Visualization - Area Plot
IBM Data Science Specialization: Area Plot
%%capture
!pip3 install xlrd
import matplotlib.pyplot as plt
import pandas as pd
df_can = pd.read_excel(
'./data/ibm/canada.xlsx',
sheet_name='Canada by Citizenship',
skiprows=range(20),
skipfooter=2
)
df_can.columns = list(map(lambda x: str(x), df_can.columns))
drops = [
'AREA',
'REG',
'DEV',
'Type',
'Coverage'
]
df_can.drop(columns=drops, inplace=True)
columns = {
'OdName': 'Country',
'AreaName': 'Continent',
'RegName': 'Region'
}
df_can.rename(columns=columns, inplace=True)
df_can.set_index('Country', inplace=True)
df_can['Total'] = df_can.sum(axis=1)
years = list(map(str, range(1980, 2014)))
df_can.sort_values('Total', ascending=False, axis=0, inplace=True)
df_top5 = df_can.head()
df_top5 = df_top5[years].transpose()
df_top5.head()
df_top5.index = df_top5.index.map(int)
df_top5.plot(
kind='area',
stacked=False,
figsize=(20, 10)
)
plt.title('Immigration Trend of Top 5 Countries')
plt.ylabel('Number of Immigrants')
plt.xlabel('Years')
plt.show()
The unstacked plot has a default transparency (alpha value) at 0.5. We can modify this value by passing in the alpha parameter.
df_top5.plot(
kind='area',
alpha=0.25,
stacked=False,
figsize=(20, 10),
)
plt.title('Immigration Trend of Top 5 Countries')
plt.ylabel('Number of Immigrants')
plt.xlabel('Years')
plt.show()
Option 1: Scripting layer (procedural method) - using matplotlib.pyplot as plt
You can use plt i.e. matplotlib.pyplot and add more elements by calling different methods procedurally; for example, plt.title(...) to add title or plt.xlabel(...) to add label to the x-axis.
# option 1: this is what we have been using so far
df_top5.plot(kind='area', alpha=0.35, figsize=(20, 10))
plt.title('Immigration trend of top 5 countries')
plt.ylabel('Number of immigrants')
plt.xlabel('Years')
Option 2: Artist layer (Object oriented method) - using an Axes instance from Matplotlib (preferred)
You can use an Axes instance of your current plot and store it in a variable (eg. ax).
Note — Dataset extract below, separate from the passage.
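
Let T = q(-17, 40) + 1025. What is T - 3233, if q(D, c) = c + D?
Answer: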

You can add more elements by calling methods with a little change in syntax (by adding *set_* to the previous methods). For example, use ax.set_title() instead of plt.title() to add title, or ax.set_xlabel() instead of plt.xlabel() to add label to the x-axis.
This option sometimes is more transparent and flexible to use for advanced plots.
# option 2: preferred option with more flexibility
ax = df_top5.plot(kind='area', alpha=0.35, figsize=(20, 10))
ax.set_title('Immigration Trend of Top 5 Countries')
ax.set_ylabel('Number of Immigrants')
ax.set_xlabel('Years')